Photosynthetically fixed carbon neutralizes nitrous oxide and methane emissions for a carbon-negative algal-bacterial aerobic granular sludge process

Algal-bacterial aerobic granular sludge (AGS) holds great potential for reducing greenhouse gas (GHG) emissions compared to energy-intensive activated sludge. However, nitrous oxide (N₂O) and methane (CH₄) emissions remain poorly understood in the algal-bacterial AGS process. This study aimed to investigate N₂O, CO₂ and CH₄ emission characteristics, and explore non-CO₂ GHG emission mitigation potential using photosynthetically fixed carbon in algal-bacterial AGS systems. Results indicate that N₂O emission factors fluctuated significantly, ranging from 0.4 % to 3.0 % throughout the experimental period.

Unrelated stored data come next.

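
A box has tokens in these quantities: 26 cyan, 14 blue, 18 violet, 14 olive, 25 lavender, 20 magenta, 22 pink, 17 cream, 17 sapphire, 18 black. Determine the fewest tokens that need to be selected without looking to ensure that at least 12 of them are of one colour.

111

The 10 colours are the holes; the tokens drawn are the pigeons.
To avoid 12 of any one colour, the worst case takes at most 11 of each colour.
That gives 11 + 11 + 11 + 11 + 11 + 11 + 11 + 11 + 11 + 11 = 110 tokens with no colour reaching 12.
The next token forces some colour to 12, so 110 + 1 = 111.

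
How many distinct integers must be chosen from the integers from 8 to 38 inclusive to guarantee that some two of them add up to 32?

A set avoiding the sum 32 can contain at most one of each pair {x, 32−x}, plus the 15 elements whose complement lies outside the range or equal to its own complement.
The integers 16, …, 38 (23 of them) are such a set: any two sum to at least 16+17 = 33 > 32.
Any 24th integer completes one of the 8 pairs, so 24 choices force a sum of 32.

24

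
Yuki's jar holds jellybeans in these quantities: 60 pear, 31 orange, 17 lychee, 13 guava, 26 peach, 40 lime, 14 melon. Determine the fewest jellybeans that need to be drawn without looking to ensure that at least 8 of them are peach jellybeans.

In the worst case for collecting peach jellybeans, every non-peach jellybean comes out first.
There are 60 + 31 + 17 + 13 + 40 + 14 = 175 non-peach jellybeans altogether.
After those, each further jellybean must be peach, so 175 + 8 = 183 draws guarantee 8 peach jellybeans.

183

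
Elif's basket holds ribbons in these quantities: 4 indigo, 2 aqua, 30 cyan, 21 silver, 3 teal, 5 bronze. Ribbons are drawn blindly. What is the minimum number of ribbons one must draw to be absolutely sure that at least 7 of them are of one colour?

27

Pigeonhole: the 6 colours are the holes; the ribbons drawn are the pigeons.
To avoid 7 of any one colour, the worst case takes at most 6 of each colour, or every ribbon of a colour that has fewer than 6.
That gives 4 + 2 + 6 + 6 + 3 + 5 = 26 ribbons with no colour reaching 7.
The next ribbon forces some colour to 7, so 26 + 1 = 27.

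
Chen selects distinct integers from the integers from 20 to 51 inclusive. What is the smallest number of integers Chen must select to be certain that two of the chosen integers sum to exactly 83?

Two chosen integers sum to 83 exactly when both halves of some pair {x, 83−x} with 32 ≤ x ≤ 83−x ≤ 51 are chosen — 10 such pairs.
The remaining 12 elements (those with no distinct partner in range) can never complete a 83-sum, so the worst case takes all of them and one from each pair: 12 + 10 = 22.
Pigeonhole: the 23rd integer has to be the second member of some pair, so 22 + 1 = 23.

23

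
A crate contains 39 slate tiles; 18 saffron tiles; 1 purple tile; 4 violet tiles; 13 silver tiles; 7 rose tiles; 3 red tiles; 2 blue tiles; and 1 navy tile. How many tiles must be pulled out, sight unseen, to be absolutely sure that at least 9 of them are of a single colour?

By pigeonhole, the 9 colours are the holes; the tiles drawn are the pigeons.
To avoid 9 of any one colour, the worst case takes at most 8 of each colour, or every tile of a colour that has fewer than 8.
That gives 8 + 8 + 1 + 4 + 8 + 7 + 3 + 2 + 1 = 42 tiles with no colour reaching 9.
The next tile forces some colour to 9, so 42 + 1 = 43.

43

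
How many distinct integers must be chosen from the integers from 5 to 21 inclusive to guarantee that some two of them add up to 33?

13

Group the elements by complementary pair {x, 33−x}: {12,21}, {13,20}, {14,19}, …, giving 5 two-element pairs and 7 integers whose partner 33−x falls outside [5,21].
Pigeonhole: treating each of those 12 groups as a pigeonhole, one can pick one integer per group — 12 integers — with no two summing to 33.
The 13th integer lands in an occupied pair, forcing a sum of 33.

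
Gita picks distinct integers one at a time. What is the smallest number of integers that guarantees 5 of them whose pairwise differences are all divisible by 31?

125

Integers whose pairwise differences are multiples of 31 are exactly those sharing a remainder mod 31. The 31 residue classes mod 31 are the pigeonholes.
With 124 integers one could put 4 in each residue class and have no class reach 5.
The 125th integer pushes some class to 5, so 31·4 + 1 = 125.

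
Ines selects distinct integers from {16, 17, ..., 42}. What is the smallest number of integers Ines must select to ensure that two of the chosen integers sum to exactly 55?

16

Two chosen integers sum to 55 exactly when both halves of some pair {x, 55−x} with 16 ≤ x ≤ 55−x ≤ 39 are chosen — 12 such pairs.
The remaining 3 elements (those with no distinct partner in range) can never complete a 55-sum, so the worst case takes all of them and one from each pair: 3 + 12 = 15.
By pigeonhole, the 16th integer has to be the second member of some pair, so 15 + 1 = 16.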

Furthermore, N₂O emission factors exhibited no correlation with algae contents, extracellular polymeric substance contents, or nutrient removal efficiencies, indicating multiple and interdependent biochemical pathways for N₂O production. The reduced CO₂ emission shows a strong positive correlation (R² = 0.88) with Chlorophyll-a content, primarily due to enhanced photosynthetic activity. When Chlorophyll-a achieved 11.1 mg/g-MLVSS, the associated CO₂ fixation can offset average N₂O emissions (1.4 %) and CH4 emissions (<25 mg-CH₄/kg-COD). However, as algae content increased, the algal-bacterial granules experienced two instances of structural disintegration possibly due to decreasing CO₂ availability, involving a shift from Chlorophyta-dominated granules to Cyanobacteria-dominated granules. This study enhances understanding of balancing GHG emissions and granular stability, highlighting the need to mitigate non-CO₂ GHG emissions in algal-bacterial AGS systems. © 2025 Elsevier Ltd.